Calvillo is grateful for the friends he has made in football, such as Miles and his wife, Jennifer, and happy to be interacting with them — even across the line of scrimmage — after his 2007 season ended prematurely. Calvillo missed the final six games, including a 24-22 playoff loss to the Winnipeg Blue Bombers, last year to be with his cancer-stricken wife last fall.

Alexia Kontolemos was diagnosed with B-cell lymphoma last October and spent time in hospital shortly after delivering the couple's second child. Kontolemos, from Montreal, was having so much trouble breathing that doctors initially thought she was asthmatic. The situation was so serious that Alouettes general manager Jim Popp explained Calvillo's leave from the team by saying Kontolemos was "fighting for her life."

Yesterday, Calvillo reported Kontolemos is doing much better these days. She is in the late stages of radiation therapy and feeling healthier.

Her husband is doing much better, too.

Four games into the season, Calvillo is leading the CFL in touchdown passes, yards and passing efficiency. The 35-year-old is showing little rust and is back to his old ways, completing a high percentage of passes (69.2), with far more touchdowns than interceptions (11 to 2). He even has 87 rushing yards on nine carries.

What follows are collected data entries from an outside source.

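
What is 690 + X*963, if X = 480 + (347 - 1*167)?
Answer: 636270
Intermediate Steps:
X = 660 (X = 480 + (347 - 167) = 480 + 180 = 660)
690 + X*963 = 690 + 660*963 = 690 + 635580 = 636270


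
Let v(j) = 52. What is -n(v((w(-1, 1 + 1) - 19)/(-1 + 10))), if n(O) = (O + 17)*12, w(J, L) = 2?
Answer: -828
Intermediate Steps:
n(O) = 204 + 12*O (n(O) = (17 + O)*12 = 204 + 12*O)
-n(v((w(-1, 1 + 1) - 19)/(-1 + 10))) = -(204 + 12*52) = -(204 + 624) = -1*828 = -828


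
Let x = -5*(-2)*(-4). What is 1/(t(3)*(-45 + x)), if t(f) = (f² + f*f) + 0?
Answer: -1/1530 ≈ -0.00065359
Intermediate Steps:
t(f) = 2*f² (t(f) = (f² + f²) + 0 = 2*f² + 0 = 2*f²)
x = -40 (x = 10*(-4) = -40)
1/(t(3)*(-45 + x)) = 1/((2*3²)*(-45 - 40)) = 1/((2*9)*(-85)) = 1/(18*(-85)) = 1/(-1530) = -1/1530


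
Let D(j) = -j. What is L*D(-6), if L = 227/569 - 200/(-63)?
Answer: 256202/11949 ≈ 21.441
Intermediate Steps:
L = 128101/35847 (L = 227*(1/569) - 200*(-1/63) = 227/569 + 200/63 = 128101/35847 ≈ 3.5735)
L*D(-6) = 128101*(-1*(-6))/35847 = (128101/35847)*6 = 256202/11949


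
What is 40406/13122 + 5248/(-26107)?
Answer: 493007593/171288027 ≈ 2.8782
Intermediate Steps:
40406/13122 + 5248/(-26107) = 40406*(1/13122) + 5248*(-1/26107) = 20203/6561 - 5248/26107 = 493007593/171288027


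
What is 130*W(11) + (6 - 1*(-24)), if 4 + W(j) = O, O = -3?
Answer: -880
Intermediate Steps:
W(j) = -7 (W(j) = -4 - 3 = -7)
130*W(11) + (6 - 1*(-24)) = 130*(-7) + (6 - 1*(-24)) = -910 + (6 + 24) = -910 + 30 = -880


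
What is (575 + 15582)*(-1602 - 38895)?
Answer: -654310029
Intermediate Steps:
(575 + 15582)*(-1602 - 38895) = 16157*(-40497) = -654310029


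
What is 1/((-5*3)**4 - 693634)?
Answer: -1/643009 ≈ -1.5552e-6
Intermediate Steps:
1/((-5*3)**4 - 693634) = 1/((-15)**4 - 693634) = 1/(50625 - 693634) = 1/(-643009) = -1/643009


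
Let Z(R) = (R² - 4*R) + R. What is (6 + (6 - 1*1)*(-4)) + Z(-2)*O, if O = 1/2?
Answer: -9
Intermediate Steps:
Z(R) = R² - 3*R
O = ½ ≈ 0.50000
(6 + (6 - 1*1)*(-4)) + Z(-2)*O = (6 + (6 - 1*1)*(-4)) - 2*(-3 - 2)*(½) = (6 + (6 - 1)*(-4)) - 2*(-5)*(½) = (6 + 5*(-4)) + 10*(½) = (6 - 20) + 5 = -14 + 5 = -9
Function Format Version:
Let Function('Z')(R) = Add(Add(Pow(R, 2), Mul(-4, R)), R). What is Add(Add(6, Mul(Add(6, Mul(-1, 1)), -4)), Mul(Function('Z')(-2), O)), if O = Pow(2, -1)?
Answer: -9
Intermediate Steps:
Function('Z')(R) = Add(Pow(R, 2), Mul(-3, R))
O = Rational(1, 2) ≈ 0.50000
Add(Add(6, Mul(Add(6, Mul(-1, 1)), -4)), Mul(Function('Z')(-2), O)) = Add(Add(6, Mul(Add(6, Mul(-1, 1)), -4)), Mul(Mul(-2, Add(-3, -2)), Rational(1, 2))) = Add(Add(6, Mul(Add(6, -1), -4)), Mul(Mul(-2, -5), Rational(1, 2))) = Add(Add(6, Mul(5, -4)), Mul(10, Rational(1, 2))) = Add(Add(6, -20), 5) = Add(-14, 5) = -9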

"The stuff that happened off the field made him realize that the game that he is playing is a child's game and you need to take it as that," said Miles, who spent seven seasons with Montreal before moving to Vancouver in 2005. "He stepped away from it to help his wife out and I think getting back into football made him realize that this is a fun sport … and not a job."

How much longer will Calvillo play?

The former most outstanding player and a two-time all-star said he and Kontolemos decided that he will play this year regardless of her condition, but there is no long-range plan.

Earlier this season, Calvillo moved into second place in CFL career passing yards, passing Danny McManus. Should he play three more seasons after this one, Calvillo would have a chance to pass Damon Allen as professional football's passing leader. Calvillo sits at 54,408 yards, while Allen has 72,381.

Calvillo is second in completions to Allen and in seasons of 5,000 passing yards with four, behind Doug Flutie's six.

"It's funny," Calvillo said. "This was the first year I started thinking about what I've done in my career and how close I am to the end. In the past, I don't want to say I've taken it for granted, but I'm definitely appreciating it a lot more now."